Government projects in Uzbekistan, with financing from the World Bank, are designed to help the country transition away from cotton and reduce risks of forced labor through improving labor practices, increasing mechanization and diversifying agriculture to more profitable crops that are less labor intensive.
ILO monitored the implementation of government commitments and measures against child and forced labor in Uzbekistan and reported that “no incidences of child and forced labor were identified with regard to World Bank-supported agriculture, water and education projects.”
The ILO report stressed that forced labor remains a risk for some categories of people, including students, staff of educational and medical facilities and government employees. The monitoring concluded, among other things, that further steps are required to remove the risks of forced adult labor and noted that the existence of such risks has been recognized by the Uzbek government, which it said continues to make policy improvements aimed at reducing risks of undesirable labor practices.
Even though organized child labor has been in practice phased out, both the World Bank and the ILO recommend a high level of vigilance to ensure ongoing efficacy of measures against child labor in the country, especially for 16- to 17-year-old students.
The ILO has also noted progress in the functioning of the national feedback mechanisms established by the Federation of Trade Unions and Ministry of Labor. These mechanisms include call-in centers that allow citizens to report concerns about labor practices in the country. The positive changes include an appeal process for citizens contacting the call centers.
“Reforms since last year have incorporated some international best-practice principles into the Mechanisms,” the ILO report stated. “Effectiveness will require generating further public confidence in using the feedback mechanisms and clarity over their respective roles.”
Following the most recent harvest, the ILO and World Bank have agreed to extend their cooperation in Uzbekistan for another two years.

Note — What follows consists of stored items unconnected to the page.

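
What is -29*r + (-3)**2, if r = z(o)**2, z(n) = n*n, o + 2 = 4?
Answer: -455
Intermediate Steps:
o = 2 (o = -2 + 4 = 2)
z(n) = n**2
r = 16 (r = (2**2)**2 = 4**2 = 16)
-29*r + (-3)**2 = -29*16 + (-3)**2 = -464 + 9 = -455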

Abby McGill, the ILRF’s director of campaigns, said there are “grave concerns” about the methodology used in the worker surveys in the report and charged that the ILO “missed some red flags about labor coercion” in this year’s harvest.

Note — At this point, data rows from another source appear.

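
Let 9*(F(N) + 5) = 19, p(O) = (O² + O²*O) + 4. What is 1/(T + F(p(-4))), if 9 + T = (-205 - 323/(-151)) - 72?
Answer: -1359/389693 ≈ -0.0034874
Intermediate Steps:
p(O) = 4 + O² + O³ (p(O) = (O² + O³) + 4 = 4 + O² + O³)
F(N) = -26/9 (F(N) = -5 + (⅑)*19 = -5 + 19/9 = -26/9)
T = -42863/151 (T = -9 + ((-205 - 323/(-151)) - 72) = -9 + ((-205 - 323*(-1/151)) - 72) = -9 + ((-205 + 323/151) - 72) = -9 + (-30632/151 - 72) = -9 - 41504/151 = -42863/151 ≈ -283.86)
1/(T + F(p(-4))) = 1/(-42863/151 - 26/9) = 1/(-389693/1359) = -1359/389693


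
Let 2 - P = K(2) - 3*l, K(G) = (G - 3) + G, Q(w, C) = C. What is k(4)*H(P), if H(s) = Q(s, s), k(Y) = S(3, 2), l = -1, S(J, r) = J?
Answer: -6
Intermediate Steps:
k(Y) = 3
K(G) = -3 + 2*G (K(G) = (-3 + G) + G = -3 + 2*G)
P = -2 (P = 2 - ((-3 + 2*2) - 3*(-1)) = 2 - ((-3 + 4) + 3) = 2 - (1 + 3) = 2 - 1*4 = 2 - 4 = -2)
H(s) = s
k(4)*H(P) = 3*(-2) = -6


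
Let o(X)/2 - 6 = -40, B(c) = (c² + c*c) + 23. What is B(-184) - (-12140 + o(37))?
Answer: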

McGill said independent civil society officials that operate in Uzbekistan have documented in preliminary findings key pieces of evidence that “lead us to disagree with many of the report’s conclusions.”
“Those monitors found, and documented with photographic evidence, an increase in child labor compared to the previous two harvests, as well as both child and forced labor in World Bank project areas,” she said.
“It [the ILO] claims that two-thirds of workers were voluntarily recruited (a figure we believe is high), but said the remaining workers were only ‘at risk’ of forced labor, not victims of forced labor,” McGill said. “This despite multiple cases of clear threat of penalty that emerged in this harvest, including students expelled from school for refusing to participate, at least one teacher losing her job for refusing to participate, and one pregnant woman who, threatened with denial of her maternity benefits if she did not harvest cotton, miscarried in the fields.”
She also questioned the ILO’s methodology which relied on worker surveys conducted in the presence of the “state-controlled” Federate of Trade Unions of Uzbekistan, a union she said was tasked by the Uzbek government to ensure “control over cotton pickers” through a government-issued protocol directing the deployment of all medical and education staff to pick cotton.
“The ILO itself cast doubt on the validity of survey responses, noting that ‘many interviewees appeared to have been briefed in advance,’” McGill said.
She said the ILRF agrees with many of the findings in the ILO report, noting that the report “reaffirms that there is a substantial risk of forced labor” and that “sustainable elimination of the risk of child and forced labor remains a prominent issue in Uzbekistan.”
In addition she said the ILO report also found that labor relations are “distorted and unregulated” and that local administrators face pressure to meet cotton quotas imposed by the central government, elevating the risk of forced labor.